Pandas and DataFrames

In this lesson we will be exploring data analysis using Pandas.

  • College Board talks about ideas like
    • Tools. "the ability to process data depends on users capabilities and their tools"
    • Combining Data. "combine county data sets"
    • Status on Data"determining the artist with the greatest attendance during a particular month"
    • Data poses challenge. "the need to clean data", "incomplete data"
  • From Pandas Overview -- When working with tabular data, such as data stored in spreadsheets or databases, pandas is the right tool for you. pandas will help you to explore, clean, and process your data. In pandas, a data table is called a DataFrame.

DataFrame

'''Pandas is used to gather data sets through its DataFrames implementation'''
import pandas as pd

Cleaning Data

When looking at a data set, check to see what data needs to be cleaned.
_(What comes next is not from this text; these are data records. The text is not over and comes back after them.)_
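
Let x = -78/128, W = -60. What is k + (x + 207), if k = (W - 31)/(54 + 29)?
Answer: 1090523/5312 ≈ 205.29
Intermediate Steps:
x = -39/64 (x = -78*1/128 = -39/64 ≈ -0.60938)
k = -91/83 (k = (-60 - 31)/(54 + 29) = -91/83 ≈ -1.0964)
k + (x + 207) = -91/83 + (-39/64 + 207) = -91/83 + 13209/64 = 1090523/5312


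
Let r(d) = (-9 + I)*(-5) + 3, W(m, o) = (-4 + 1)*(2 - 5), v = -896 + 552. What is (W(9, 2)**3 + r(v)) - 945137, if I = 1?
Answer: -944365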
Examples include:

  • Missing Data Points
  • Invalid Data
  • Inaccurate Data

Run the following code to see what needs to be cleaned

df = pd.read_json('grade.json')

print(df)
# What part of the data set needs to be cleaned?
#Everything that is not the grade
# From PBL learning, what is a good time to clean data?  Hint, remember Garbage in, Garbage out?
# Clean data whenever you are working so that it does not stack up.
---------------------------------------------------------------------------
NameError                                 Traceback (most recent call last)
Cell In[1], line 2
      1 # reads the JSON file and converts it to a Pandas DataFrame
----> 2 df = pd.read_json('grade.json')
      4 print(df)
      5 # What part of the data set needs to be cleaned?
      6 #Everything that is not the grade
      7 # From PBL learning, what is a good time to clean data?  Hint, remember Garbage in, Garbage out?
      8 # Clean data whenever you are working so that it does not stack up.

NameError: name 'pd' is not defined